Wednesday, June 17, 2026

The Sun Nigeria

CBN likely to hold rates at 26.5% through 2026 –Rewane

CBN Governor Olayemi Cardoso

CBN Governor Olayemi Cardoso

By Chukwuma Umeorah

The Central Bank of Nigeria (CBN) is likely to maintain its benchmark interest rate at about 26.5 per cent throughout 2026 as it continues efforts to contain inflationary pressures, Managing Director of Financial Derivatives Company Limited, Bismarck Rewane, has said.

Speaking at the 2026 PEARL Awards Corporate Summit in Lagos on Tuesday, Rewane said meaningful interest rate cuts may not occur until 2027 after the conclusion of national elections. He also projected that Nigeria’s real Gross Domestic Product (GDP) growth would reach four per cent by the end of 2026, while the naira would remain relatively stable, trading between N1,390 and N1,420 to the dollar.

According to him, pre-election liquidity has historically supported stock market activity as investors seek capital gains ahead of major political transitions. Rewane, who spoke on the theme, “Policy Reform and Corporate Competitiveness: Navigating Towards a Sustainable Edge,” said sustained policy reforms remain critical to improving corporate competitiveness and creating an environment that supports business growth. “Reform is a process, not an event.

Sustainable reforms are necessary for long-term corporate competitiveness.

While reforms do not automatically guarantee successful companies, businesses are more likely to emerge, grow and thrive in a well-reformed environment,” he said.

He noted that reforms help create an enabling environment for businesses, while strong institutions are equally important in driving economic growth and competitiveness. According to him, companies operating in stable and reform-driven economies are better positioned to expand and create value for shareholders, adding that Nigeria’s future competitiveness would depend largely on its ability to sustain and deepen ongoing economic reforms.

On the broader economy, Rewane warned that rising poverty levels, food insecurity and election-related spending pressures could widen the country’s fiscal deficit and increase financing needs.

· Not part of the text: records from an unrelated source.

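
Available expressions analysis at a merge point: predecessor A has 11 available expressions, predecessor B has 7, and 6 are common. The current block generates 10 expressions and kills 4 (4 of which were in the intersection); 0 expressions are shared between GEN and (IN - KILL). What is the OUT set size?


IN = intersection of predecessors = 6
IN - KILL = 6 - 4 = 2
|OUT| = |GEN| + |IN - KILL| - |GEN ∩ (IN - KILL)| = 10 + 2 - 0 = 12

12


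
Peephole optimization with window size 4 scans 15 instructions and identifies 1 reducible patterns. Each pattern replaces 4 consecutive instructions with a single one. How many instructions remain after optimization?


Each match removes 3 instructions.
Total removed = 1 * 3 = 3
Remaining = 15 - 3 = 12

12


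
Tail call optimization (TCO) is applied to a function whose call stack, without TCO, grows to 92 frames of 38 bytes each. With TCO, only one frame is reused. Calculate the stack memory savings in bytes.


Without TCO: 92 * 38 = 3496 bytes
With TCO: reuse 1 frame = 38 bytes
Savings = 3496 - 38 = 3458

3458


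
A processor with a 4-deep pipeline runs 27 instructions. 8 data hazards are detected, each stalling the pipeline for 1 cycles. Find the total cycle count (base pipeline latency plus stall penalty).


Base cycles = 4 + 27 - 1 = 30
Total stalls = 8 * 1 = 8
Total = 30 + 8 = 38

38


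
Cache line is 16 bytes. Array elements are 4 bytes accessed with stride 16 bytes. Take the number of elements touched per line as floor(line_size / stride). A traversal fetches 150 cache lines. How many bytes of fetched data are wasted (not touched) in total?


Elements per line = floor(16 / 16) = 1
Bytes used per line = 1 * 4 = 4
Wasted per line = 16 - 4 = 12
Total wasted = 12 * 150 = 1800

1800


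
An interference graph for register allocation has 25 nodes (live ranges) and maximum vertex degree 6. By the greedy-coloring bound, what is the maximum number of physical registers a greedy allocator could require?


Greedy coloring never needs more than (max_degree + 1) colors: when coloring a vertex, at most max_degree neighbors are already colored.
Upper bound = 6 + 1 = 7

7


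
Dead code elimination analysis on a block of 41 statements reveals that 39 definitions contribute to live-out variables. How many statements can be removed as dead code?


Dead code = total statements - live definitions
= 41 - 39 = 2

2


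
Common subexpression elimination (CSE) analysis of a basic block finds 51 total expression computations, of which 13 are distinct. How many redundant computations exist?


CSE count = total expressions - unique expressions
= 51 - 13 = 38

38


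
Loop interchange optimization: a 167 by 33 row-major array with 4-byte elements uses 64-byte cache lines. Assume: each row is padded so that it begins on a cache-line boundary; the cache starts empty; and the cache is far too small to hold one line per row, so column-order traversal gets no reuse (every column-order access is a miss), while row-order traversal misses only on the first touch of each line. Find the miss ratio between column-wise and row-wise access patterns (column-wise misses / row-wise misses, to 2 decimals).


Each row occupies 33 * 4 = 132 bytes and starts on a line boundary, so it spans ceil(132 / 64) = 3 cache lines.
Row-major traversal misses (one per line touched): 167 * ceil(33 * 4 / 64) = 501
Column-major traversal misses (no reuse, every access misses): 167 * 33 = 5511
Ratio = 5511 / 501 = 11.0

11.0


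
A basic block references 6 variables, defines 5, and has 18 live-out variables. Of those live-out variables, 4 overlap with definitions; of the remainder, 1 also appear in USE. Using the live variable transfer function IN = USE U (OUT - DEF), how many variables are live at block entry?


OUT - DEF: 18 - 4 = 14
|IN| = |USE| + |OUT - DEF| - |USE ∩ (OUT - DEF)| = 6 + 14 - 1 = 19

19


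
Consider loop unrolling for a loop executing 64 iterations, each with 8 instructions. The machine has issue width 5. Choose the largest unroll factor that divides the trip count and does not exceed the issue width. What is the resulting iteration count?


Largest divisor of 64 <= 5 is 4
New iterations = 64 / 4 = 16

16


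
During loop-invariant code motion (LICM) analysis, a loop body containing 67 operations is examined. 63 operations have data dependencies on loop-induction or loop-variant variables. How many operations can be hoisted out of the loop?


Invariant candidates = total - loop-dependent
= 67 - 63 = 4

4


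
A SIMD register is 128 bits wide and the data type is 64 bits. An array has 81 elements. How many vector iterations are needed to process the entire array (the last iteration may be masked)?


Width = 128 / 64 = 2 elements per vector op
Iterations = ceil(81 / 2) = 41

41


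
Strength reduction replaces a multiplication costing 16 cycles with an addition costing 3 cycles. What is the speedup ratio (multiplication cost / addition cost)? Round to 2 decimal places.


Ratio = mult_cost / add_cost = 16 / 3 = 5.33

5.33


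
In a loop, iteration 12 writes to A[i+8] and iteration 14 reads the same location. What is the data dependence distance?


Distance = read iteration - write iteration
= 14 - 12 = 2

2


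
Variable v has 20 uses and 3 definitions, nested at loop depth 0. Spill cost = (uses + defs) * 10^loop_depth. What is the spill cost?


uses + defs = 20 + 3 = 23
10^0 = 1
Spill cost = 23 * 1 = 23

23


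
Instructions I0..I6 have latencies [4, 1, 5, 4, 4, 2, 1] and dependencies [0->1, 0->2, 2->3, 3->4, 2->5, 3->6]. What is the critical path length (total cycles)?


Compute longest path through dependency graph: dist(Ik) = max over predecessors of dist + latency(Ik).
dist(I0) = latency 4 = 4
dist(I1) = dist(I0) + 1 = 4 + 1 = 5
dist(I2) = dist(I0) + 5 = 4 + 5 = 9
dist(I3) = dist(I2) + 4 = 9 + 4 = 13
dist(I4) = dist(I3) + 4 = 13 + 4 = 17
dist(I5) = dist(I2) + 2 = 9 + 2 = 11
dist(I6) = dist(I3) + 1 = 13 + 1 = 14
Critical path = max dist = 17

17


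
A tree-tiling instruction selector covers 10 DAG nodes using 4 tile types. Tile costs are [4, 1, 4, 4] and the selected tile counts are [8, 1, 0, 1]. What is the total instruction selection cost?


Total cost = sum(count_i * cost_i)
= 8*4 + 1*1 + 0*4 + 1*4
= 37

37


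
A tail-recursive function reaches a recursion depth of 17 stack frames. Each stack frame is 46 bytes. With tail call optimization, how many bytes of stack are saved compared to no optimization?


Without TCO: 17 * 46 = 782 bytes
With TCO: reuse 1 frame = 46 bytes
Savings = 782 - 46 = 736

736


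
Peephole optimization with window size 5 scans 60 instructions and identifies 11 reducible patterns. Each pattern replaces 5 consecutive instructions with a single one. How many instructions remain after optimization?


Each match removes 4 instructions.
Total removed = 11 * 4 = 44
Remaining = 60 - 44 = 16

16


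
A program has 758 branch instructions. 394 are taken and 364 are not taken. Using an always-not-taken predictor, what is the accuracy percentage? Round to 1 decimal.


Predictor: always-not-taken
Correct predictions = 364
Accuracy = 364 / 758 * 100 = 48.0%

48.0


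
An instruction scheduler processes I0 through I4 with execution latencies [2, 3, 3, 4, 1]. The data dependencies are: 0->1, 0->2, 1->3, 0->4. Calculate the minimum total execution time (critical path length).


Compute longest path through dependency graph: dist(Ik) = max over predecessors of dist + latency(Ik).
dist(I0) = latency 2 = 2
dist(I1) = dist(I0) + 3 = 2 + 3 = 5
dist(I2) = dist(I0) + 3 = 2 + 3 = 5
dist(I3) = dist(I1) + 4 = 5 + 4 = 9
dist(I4) = dist(I0) + 1 = 2 + 1 = 3
Critical path = max dist = 9

9


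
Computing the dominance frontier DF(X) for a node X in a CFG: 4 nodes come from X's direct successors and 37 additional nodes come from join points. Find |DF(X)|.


DF(X) = direct successor contributions + join point contributions
= 4 + 37 = 41

41


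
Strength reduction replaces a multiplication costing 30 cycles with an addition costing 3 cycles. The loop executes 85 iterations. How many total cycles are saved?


Per-iteration saving = 30 - 3 = 27
Total saved = 85 * 27 = 2295

2295


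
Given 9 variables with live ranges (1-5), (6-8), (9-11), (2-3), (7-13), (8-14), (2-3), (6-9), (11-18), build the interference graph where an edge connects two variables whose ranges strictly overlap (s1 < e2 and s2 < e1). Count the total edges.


Check all pairs for overlapping intervals.
Two intervals (s1,e1) and (s2,e2) overlap if s1 < e2 and s2 < e1.
v0 (1-5) vs v1..v8: overlaps v3, v6 -> 2
v1 (6-8) vs v2..v8: overlaps v4, v7 -> 2
v2 (9-11) vs v3..v8: overlaps v4, v5 -> 2
v3 (2-3) vs v4..v8: overlaps v6 -> 1
v4 (7-13) vs v5..v8: overlaps v5, v7, v8 -> 3
v5 (8-14) vs v6..v8: overlaps v7, v8 -> 2
v6 (2-3) vs v7..v8: overlaps none -> 0
v7 (6-9) vs v8: overlaps none -> 0
Total overlapping pairs = 2 + 2 + 2 + 1 + 3 + 2 + 0 + 0 = 12

12


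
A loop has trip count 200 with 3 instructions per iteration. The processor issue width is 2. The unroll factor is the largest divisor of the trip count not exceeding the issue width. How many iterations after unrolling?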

Despite these challenges, he said Nigeria remains at a moderate risk of debt distress, with public debt projected to remain around 35 per cent of GDP over the medium term.

He also called for greater investment in transport infrastructure, electricity, security and governance reforms, describing them as critical to unlocking stronger economic growth. He emphasized economic growth must significantly outpace population growth if Nigeria is to make meaningful progress in reducing poverty and unemployment.

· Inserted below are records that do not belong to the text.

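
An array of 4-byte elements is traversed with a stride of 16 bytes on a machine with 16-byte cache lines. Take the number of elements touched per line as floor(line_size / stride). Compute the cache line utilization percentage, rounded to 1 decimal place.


Elements per cache line = floor(16 / 16) = 1
Bytes used = 1 * 4 = 4
Utilization = 4 / 16 * 100 = 25.0%

25.0


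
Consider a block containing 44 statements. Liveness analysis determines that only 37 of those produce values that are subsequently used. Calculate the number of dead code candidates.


Dead code = total statements - live definitions
= 44 - 37 = 7

7


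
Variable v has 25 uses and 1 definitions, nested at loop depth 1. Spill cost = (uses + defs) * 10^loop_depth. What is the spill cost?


uses + defs = 25 + 1 = 26
10^1 = 10
Spill cost = 26 * 10 = 260

260


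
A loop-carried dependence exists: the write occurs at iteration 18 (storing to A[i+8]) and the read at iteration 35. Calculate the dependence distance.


Distance = read iteration - write iteration
= 35 - 18 = 17

17


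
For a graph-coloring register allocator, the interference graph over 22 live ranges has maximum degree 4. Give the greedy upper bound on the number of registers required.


Greedy coloring never needs more than (max_degree + 1) colors: when coloring a vertex, at most max_degree neighbors are already colored.
Upper bound = 4 + 1 = 5

5


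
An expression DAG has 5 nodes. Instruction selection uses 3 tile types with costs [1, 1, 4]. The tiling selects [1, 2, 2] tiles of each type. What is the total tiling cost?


Total cost = sum(count_i * cost_i)
= 1*1 + 2*1 + 2*4
= 11

11


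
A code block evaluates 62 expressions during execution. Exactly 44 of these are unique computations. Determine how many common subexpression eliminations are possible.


CSE count = total expressions - unique expressions
= 62 - 44 = 18

18


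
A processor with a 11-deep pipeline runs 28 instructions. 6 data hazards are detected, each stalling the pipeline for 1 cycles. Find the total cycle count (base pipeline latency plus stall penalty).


Base cycles = 11 + 28 - 1 = 38
Total stalls = 6 * 1 = 6
Total = 38 + 6 = 44

44


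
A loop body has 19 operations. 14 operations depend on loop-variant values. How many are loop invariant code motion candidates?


Invariant candidates = total - loop-dependent
= 19 - 14 = 5

5


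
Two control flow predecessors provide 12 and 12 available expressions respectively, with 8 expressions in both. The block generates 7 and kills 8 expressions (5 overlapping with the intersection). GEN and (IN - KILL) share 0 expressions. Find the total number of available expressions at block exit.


IN = intersection of predecessors = 8
IN - KILL = 8 - 5 = 3
|OUT| = |GEN| + |IN - KILL| - |GEN ∩ (IN - KILL)| = 7 + 3 - 0 = 10

10


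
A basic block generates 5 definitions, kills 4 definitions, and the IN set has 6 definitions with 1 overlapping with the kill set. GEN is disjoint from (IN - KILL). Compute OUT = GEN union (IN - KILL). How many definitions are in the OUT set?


IN - KILL: 6 - 1 = 5 surviving definitions
OUT = GEN + surviving = 5 + 5 = 10

10


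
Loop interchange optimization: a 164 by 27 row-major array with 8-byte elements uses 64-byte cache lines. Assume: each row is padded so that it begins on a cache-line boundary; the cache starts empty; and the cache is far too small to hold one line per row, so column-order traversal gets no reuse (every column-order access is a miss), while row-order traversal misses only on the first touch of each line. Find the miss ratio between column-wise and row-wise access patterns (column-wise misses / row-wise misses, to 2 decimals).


Each row occupies 27 * 8 = 216 bytes and starts on a line boundary, so it spans ceil(216 / 64) = 4 cache lines.
Row-major traversal misses (one per line touched): 164 * ceil(27 * 8 / 64) = 656
Column-major traversal misses (no reuse, every access misses): 164 * 27 = 4428
Ratio = 4428 / 656 = 6.75

6.75


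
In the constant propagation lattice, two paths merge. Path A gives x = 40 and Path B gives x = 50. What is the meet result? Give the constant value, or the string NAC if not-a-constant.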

Rewane further highlighted recommendations by the International Monetary Fund (IMF) for stronger regulation of cryptocurrencies and stablecoins to address consumer protection concerns and reduce illicit financial risks. On the external sector, he projected that Nigeria’s current account surplus would rise to 8.2 per cent of GDP, supported by stronger oil export earnings, while gross external reserves would continue to increase on the back of foreign portfolio investment inflows and sustained oil revenues.

He also forecast that global oil prices would remain elevated, trading between $85 and $90 per barrel, with an average of $95 per barrel in 2026 before moderating to about $83.2 per barrel in 2027.

Speaking earlier, President and Founder of Pearl Awards Nigeria, Tayo Orekoya, said the theme of the summit reflects the realities facing businesses as economic reforms reshape the operating environment. He added that while policy reforms remain important tools for economic transformation, businesses must demonstrate resilience, innovation and adaptability to remain competitive and achieve sustainable growth.

Orekoya said reforms can stimulate investment, improve productivity, encourage innovation and enhance market efficiency when effectively implemented, adding that stakeholders across the public and private sectors have a collective responsibility to ensure that reforms translate into tangible economic benefits.

“The central question before us today is therefore not whether reforms are necessary, but how businesses can successfully navigate a reform-driven environment while building sustainable competitive advantages that endure over time,” he said.

Orekoya also stressed the need for policy consistency, institutional effectiveness and collaboration among corporate leaders, regulators, investors and policymakers to support enterprise growth and long-term value creation.

He noted that sustainable competitiveness increasingly depends on innovation, corporate governance, operational efficiency, human capital development, technological capability and commitment to environmental and social responsibility.